Machine used for CT scan (computerised tomography scan) which is an X ray scan using a computer to construct pictures of the body in cross section.

Cumfy
(Cumfies)


Soft breast shaped pad worn in the bra after an operation to remove a breast until the scar has healed. Then a Breast Prosthesis will be fitted.

Curative Treatment

Treatment which is aiming to cure a disease.

Cutaneous T Cell Lymphoma

A rare type of lymphoma that affects the skin. Begins with red scaly patches forming on the skin. These may be very itchy. The two main types of T cell lymphoma of the skin are Mycosis Fungoides and Sezary Syndrome. Often treated with ultraviolet light and with chemotherapy and steroids. See Chemotherapy, Lymphoma, Mycosis Fungoides, T Cell Lymphoma.

Cyclophosphamide

An anti-cancer drug (chemotherapy).

Cyprostat

See Cyproterone.

Cyproterone
(Cyprostat)


Anti-androgen tablet (also called Cyprostat).

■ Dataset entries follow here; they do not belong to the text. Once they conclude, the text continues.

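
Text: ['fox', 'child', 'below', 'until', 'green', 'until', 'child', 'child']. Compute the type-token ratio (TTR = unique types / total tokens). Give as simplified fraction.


Tokens: 8
Unique types: ('below', 'child', 'fox', 'green', 'until') = 5
TTR = 5/8
Already in lowest terms.

5/8


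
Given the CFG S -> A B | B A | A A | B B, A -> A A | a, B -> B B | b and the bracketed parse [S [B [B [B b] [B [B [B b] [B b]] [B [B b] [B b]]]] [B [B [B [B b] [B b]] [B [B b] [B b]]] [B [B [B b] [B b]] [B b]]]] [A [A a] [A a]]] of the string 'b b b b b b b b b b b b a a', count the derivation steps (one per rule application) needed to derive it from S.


Every bracketed nonterminal node [X ...] in the tree is produced by exactly one rule application.
Reading the tree off as a leftmost derivation:
  Step 1: S  =>  B A   (applied S -> B A)
  Step 2: B A  =>  B B A   (applied B -> B B)
  Step 3: B B A  =>  B B B A   (applied B -> B B)
  Step 4: B B B A  =>  b B B A   (applied B -> b)
  Step 5: b B B A  =>  b B B B A   (applied B -> B B)
  Step 6: b B B B A  =>  b B B B B A   (applied B -> B B)
  Step 7: b B B B B A  =>  b b B B B A   (applied B -> b)
  Step 8: b b B B B A  =>  b b b B B A   (applied B -> b)
  Step 9: b b b B B A  =>  b b b B B B A   (applied B -> B B)
  Step 10: b b b B B B A  =>  b b b b B B A   (applied B -> b)
  Step 11: b b b b B B A  =>  b b b b b B A   (applied B -> b)
  Step 12: b b b b b B A  =>  b b b b b B B A   (applied B -> B B)
  Step 13: b b b b b B B A  =>  b b b b b B B B A   (applied B -> B B)
  Step 14: b b b b b B B B A  =>  b b b b b B B B B A   (applied B -> B B)
  Step 15: b b b b b B B B B A  =>  b b b b b b B B B A   (applied B -> b)
  Step 16: b b b b b b B B B A  =>  b b b b b b b B B A   (applied B -> b)
  Step 17: b b b b b b b B B A  =>  b b b b b b b B B B A   (applied B -> B B)
  Step 18: b b b b b b b B B B A  =>  b b b b b b b b B B A   (applied B -> b)
  Step 19: b b b b b b b b B B A  =>  b b b b b b b b b B A   (applied B -> b)
  Step 20: b b b b b b b b b B A  =>  b b b b b b b b b B B A   (applied B -> B B)
  Step 21: b b b b b b b b b B B A  =>  b b b b b b b b b B B B A   (applied B -> B B)
  Step 22: b b b b b b b b b B B B A  =>  b b b b b b b b b b B B A   (applied B -> b)
  Step 23: b b b b b b b b b b B B A  =>  b b b b b b b b b b b B A   (applied B -> b)
  Step 24: b b b b b b b b b b b B A  =>  b b b b b b b b b b b b A   (applied B -> b)
  Step 25: b b b b b b b b b b b b A  =>  b b b b b b b b b b b b A A   (applied A -> A A)
  Step 26: b b b b b b b b b b b b A A  =>  b b b b b b b b b b b b a A   (applied A -> a)
  Step 27: b b b b b b b b b b b b a A  =>  b b b b b b b b b b b b a a   (applied A -> a)
Final yield: b b b b b b b b b b b b a a
Total rewrite steps: 27

27


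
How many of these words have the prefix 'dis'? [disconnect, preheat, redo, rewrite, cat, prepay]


Checking each word for prefix 'dis':
  'disconnect' -> YES, starts with 'dis' (count: 1)
  'preheat' -> no (count: 1)
  'redo' -> no (count: 1)
  'rewrite' -> no (count: 1)
  'cat' -> no (count: 1)
  'prepay' -> no (count: 1)
Total with prefix 'dis': 1

1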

Blocks the effects of testosterone (the male sex hormone).

Cyst
(Cysts)


Fluid filled sack or lump.

Cystitis
(Bladder Infection, UTI)


Bladder or urinary tract infection.

Cystoscope

An instrument for looking at the inside of the bladder, the prostate gland and urethra.

Cystoscopy

The tube of a cystoscope is passed into the bladder under general anaesthetic and the surgeon uses it to look at the inside of the bladder and urethra and check to see if anything is wrong.

Cytotoxic

'Toxic to cells' - anti-cancer treatment.

Cytotoxic Drugs
(Chemotherapy)

Anti-cancer drugs.

Cytotoxic T Cells
(Killer T Cells)


Cells of the immune system that kill other cells that are foreign to the body (for example, bacteria, viruses and cancer cells) including cells that have been marked with antibodies. Cytotoxic T cells are a type of white blood cells. See Antibodies, Immune system, T cells.

Cytotoxic Therapy

Treatment with anti-cancer drugs. Another name for chemotherapy.